In merito è in ballo anche una proposta della Commissione europea che intende allentare le regole della Pac sulla messa a riposo dei terreni, consentendo di aumentare la produzione interna di cereali e mangimi per gli allevamenti (lo abbiamo visto qui).

A questo si deve aggiungere il problema dei fertilizzanti: Mosca è responsabile del 20% della produzione mondiale di fertilizzanti e la minaccia di una sospensione dell’export ha preoccupato i mercati.

«Abbiamo chiesto subito che venga consentito l’utilizzo immediato del digestato – il miglior fertilizzante alternativo possibile esistente – ottenuto dai biogas (l’Italia è il quarto paese produttore mondiale) e siamo lieti che il Governo ci sia seguendo su questo» spiega ancora Scordamaglia.

Al di là delle cause connesse alla guerra però, “la sensazione è che siamo di fronte anche a comportamenti fortemente speculativi a livello internazionale di stoccaggio di tale prodotto con la finalità di farne aumentare il prezzo per poi metterlo sul mercato“.
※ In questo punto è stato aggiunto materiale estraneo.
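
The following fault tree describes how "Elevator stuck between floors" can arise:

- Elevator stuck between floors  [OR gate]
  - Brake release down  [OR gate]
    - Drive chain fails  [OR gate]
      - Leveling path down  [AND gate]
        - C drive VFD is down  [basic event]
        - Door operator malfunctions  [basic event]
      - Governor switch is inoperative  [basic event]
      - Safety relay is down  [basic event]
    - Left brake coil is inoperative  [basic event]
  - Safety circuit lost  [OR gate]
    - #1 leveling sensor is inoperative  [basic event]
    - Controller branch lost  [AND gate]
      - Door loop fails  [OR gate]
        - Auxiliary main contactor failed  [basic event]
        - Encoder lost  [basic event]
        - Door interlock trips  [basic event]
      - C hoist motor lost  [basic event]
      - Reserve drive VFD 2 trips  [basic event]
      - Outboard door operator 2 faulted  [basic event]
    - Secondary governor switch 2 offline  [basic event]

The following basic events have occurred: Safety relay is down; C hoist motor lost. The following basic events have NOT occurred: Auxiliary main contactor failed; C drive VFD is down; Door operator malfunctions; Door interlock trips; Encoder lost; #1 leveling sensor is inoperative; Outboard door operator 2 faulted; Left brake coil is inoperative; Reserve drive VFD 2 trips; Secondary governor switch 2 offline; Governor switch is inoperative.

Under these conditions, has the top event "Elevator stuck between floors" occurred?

Yes

Leveling path down [AND]: C drive VFD is down=not, Door operator malfunctions=not → not all inputs occur → does not occur.
Drive chain fails [OR]: Leveling path down=not, Governor switch is inoperative=not, Safety relay is down=occurs → at least one input occurs → occurs.
Brake release down [OR]: Drive chain fails=occurs, Left brake coil is inoperative=not → at least one input occurs → occurs.
Door loop fails [OR]: Auxiliary main contactor failed=not, Encoder lost=not, Door interlock trips=not → no input occurs → does not occur.
Controller branch lost [AND]: Door loop fails=not, C hoist motor lost=occurs, Reserve drive VFD 2 trips=not, Outboard door operator 2 faulted=not → not all inputs occur → does not occur.
Safety circuit lost [OR]: #1 leveling sensor is inoperative=not, Controller branch lost=not, Secondary governor switch 2 offline=not → no input occurs → does not occur.
Elevator stuck between floors [OR]: Brake release down=occurs, Safety circuit lost=not → at least one input occurs → occurs.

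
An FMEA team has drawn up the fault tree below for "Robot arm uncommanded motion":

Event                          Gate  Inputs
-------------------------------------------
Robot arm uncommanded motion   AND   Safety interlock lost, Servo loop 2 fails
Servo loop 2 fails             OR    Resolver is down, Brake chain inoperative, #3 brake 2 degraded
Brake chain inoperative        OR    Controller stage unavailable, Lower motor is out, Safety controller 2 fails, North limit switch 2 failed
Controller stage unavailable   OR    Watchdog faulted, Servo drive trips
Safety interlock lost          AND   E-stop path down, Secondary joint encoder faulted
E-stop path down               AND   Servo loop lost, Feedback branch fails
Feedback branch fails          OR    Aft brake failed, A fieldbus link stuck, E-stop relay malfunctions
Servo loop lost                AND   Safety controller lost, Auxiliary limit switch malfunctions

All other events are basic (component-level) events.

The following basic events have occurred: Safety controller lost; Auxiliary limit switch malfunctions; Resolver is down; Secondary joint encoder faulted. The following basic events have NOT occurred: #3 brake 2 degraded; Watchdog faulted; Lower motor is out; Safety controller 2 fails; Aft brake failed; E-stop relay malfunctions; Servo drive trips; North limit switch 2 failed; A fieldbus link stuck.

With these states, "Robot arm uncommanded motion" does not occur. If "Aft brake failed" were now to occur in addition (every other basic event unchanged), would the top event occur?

Counterfactual: set "Aft brake failed" to occurred.
Servo loop lost [AND]: Safety controller lost=occurs, Auxiliary limit switch malfunctions=occurs → all inputs occur → occurs.
Feedback branch fails [OR]: Aft brake failed=occurs, A fieldbus link stuck=not, E-stop relay malfunctions=not → at least one input occurs → occurs.
E-stop path down [AND]: Servo loop lost=occurs, Feedback branch fails=occurs → all inputs occur → occurs.
Safety interlock lost [AND]: E-stop path down=occurs, Secondary joint encoder faulted=occurs → all inputs occur → occurs.
Controller stage unavailable [OR]: Watchdog faulted=not, Servo drive trips=not → no input occurs → does not occur.
Brake chain inoperative [OR]: Controller stage unavailable=not, Lower motor is out=not, Safety controller 2 fails=not, North limit switch 2 failed=not → no input occurs → does not occur.
Servo loop 2 fails [OR]: Resolver is down=occurs, Brake chain inoperative=not, #3 brake 2 degraded=not → at least one input occurs → occurs.
Robot arm uncommanded motion [AND]: Safety interlock lost=occurs, Servo loop 2 fails=occurs → all inputs occur → occurs.

Yes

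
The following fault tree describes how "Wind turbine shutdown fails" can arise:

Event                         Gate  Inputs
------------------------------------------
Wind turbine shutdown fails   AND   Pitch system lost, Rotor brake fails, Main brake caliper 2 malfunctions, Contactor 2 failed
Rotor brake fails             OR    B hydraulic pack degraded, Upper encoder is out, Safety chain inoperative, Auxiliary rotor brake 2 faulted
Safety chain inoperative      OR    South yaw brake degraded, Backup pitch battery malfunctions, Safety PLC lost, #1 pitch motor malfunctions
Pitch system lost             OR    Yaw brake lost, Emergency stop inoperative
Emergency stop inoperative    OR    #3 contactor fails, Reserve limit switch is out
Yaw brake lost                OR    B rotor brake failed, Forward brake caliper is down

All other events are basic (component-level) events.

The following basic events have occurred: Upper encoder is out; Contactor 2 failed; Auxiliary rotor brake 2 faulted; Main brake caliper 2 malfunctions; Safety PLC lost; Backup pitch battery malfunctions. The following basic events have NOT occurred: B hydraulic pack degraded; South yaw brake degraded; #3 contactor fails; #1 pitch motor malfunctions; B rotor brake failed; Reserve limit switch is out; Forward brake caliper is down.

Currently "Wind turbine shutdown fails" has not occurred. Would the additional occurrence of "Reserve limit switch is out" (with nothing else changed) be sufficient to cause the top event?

Yes

Counterfactual: set "Reserve limit switch is out" to occurred.
Yaw brake lost [OR]: B rotor brake failed=not, Forward brake caliper is down=not → no input occurs → does not occur.
Emergency stop inoperative [OR]: #3 contactor fails=not, Reserve limit switch is out=occurs → at least one input occurs → occurs.
Pitch system lost [OR]: Yaw brake lost=not, Emergency stop inoperative=occurs → at least one input occurs → occurs.
Safety chain inoperative [OR]: South yaw brake degraded=not, Backup pitch battery malfunctions=occurs, Safety PLC lost=occurs, #1 pitch motor malfunctions=not → at least one input occurs → occurs.
Rotor brake fails [OR]: B hydraulic pack degraded=not, Upper encoder is out=occurs, Safety chain inoperative=occurs, Auxiliary rotor brake 2 faulted=occurs → at least one input occurs → occurs.
Wind turbine shutdown fails [AND]: Pitch system lost=occurs, Rotor brake fails=occurs, Main brake caliper 2 malfunctions=occurs, Contactor 2 failed=occurs → all inputs occur → occurs.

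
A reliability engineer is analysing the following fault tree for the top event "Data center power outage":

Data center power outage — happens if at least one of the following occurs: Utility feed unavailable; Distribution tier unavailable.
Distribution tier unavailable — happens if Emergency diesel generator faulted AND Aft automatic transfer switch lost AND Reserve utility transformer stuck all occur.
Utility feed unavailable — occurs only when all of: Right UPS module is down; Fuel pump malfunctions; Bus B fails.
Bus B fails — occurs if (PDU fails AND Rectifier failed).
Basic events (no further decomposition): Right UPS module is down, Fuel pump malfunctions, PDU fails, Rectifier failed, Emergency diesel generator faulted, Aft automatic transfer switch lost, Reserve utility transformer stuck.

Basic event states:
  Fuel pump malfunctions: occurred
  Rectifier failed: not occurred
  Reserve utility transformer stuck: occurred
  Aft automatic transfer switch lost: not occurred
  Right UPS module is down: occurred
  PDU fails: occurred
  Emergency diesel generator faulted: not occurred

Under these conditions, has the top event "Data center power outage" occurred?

No

Bus B fails [AND]: PDU fails=occurs, Rectifier failed=not → not all inputs occur → does not occur.
Utility feed unavailable [AND]: Right UPS module is down=occurs, Fuel pump malfunctions=occurs, Bus B fails=not → not all inputs occur → does not occur.
Distribution tier unavailable [AND]: Emergency diesel generator faulted=not, Aft automatic transfer switch lost=not, Reserve utility transformer stuck=occurs → not all inputs occur → does not occur.
Data center power outage [OR]: Utility feed unavailable=not, Distribution tier unavailable=not → no input occurs → does not occur.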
Un po’ come succede oggi per l’energia, il tema della sovranità alimentare è ben noto all’Italia “già prima delle recenti tensioni internazionali sui mercati” ed è stato recentemente ribadito anche nel consesso di Versailles che l’ha definita “un bene assoluto da tutelare“. L’obiettivo è quello di svincolarsi dalla dipendenza da Paesi terzi “come ad esempio da quelli del mercosur che tra l’altro non garantiscono gli stessi standard di sicurezza ed ambientali“.

Oltre alla proposta della Commissione, l’Europa dovrebbe “implementare immediatamente la proposta francese di consentire esclusivamente importazioni nella Ue di prodotti che da un punto di vista ambientale qualitativo e lavorativo rispettino – e siano in grado di dimostrarlo – gli stessi standard previsti per gli agricoltori europei“.

Il razionamento del consumo di proteine animali non è invece un’ipotesi sul piatto, essendo insostenibile sotto diversi aspetti, innanzitutto da un punto di vista economico. L’allevamento in Europa vale circa 170 miliardi e, solo direttamente, impiega oltre quattro milioni di lavoratori.

C’è poi una questione nutrizionale: «eliminando i prodotti animali, che consumano solo il 14% degli alimenti destinati all’uomo, ci priveremo di apporti decisamente più consistenti di proteine e soprattutto di micronutrienti. Per cui il conto di sostenibilità sarebbe in drammatica perdita» precisa il presidente dell’associazione no profit Carni sostenibili Giuseppe Pulina.

«Inoltre – aggiunge – la gran parte delle aree utilizzate dagli animali zootecnici, ruminanti in particolare, non sono coltivabili, se non con gravi e irreparabili danni alla biodiversità e al suolo, per cui l’unico modo per ottenere alimenti per noi è il pascolamento».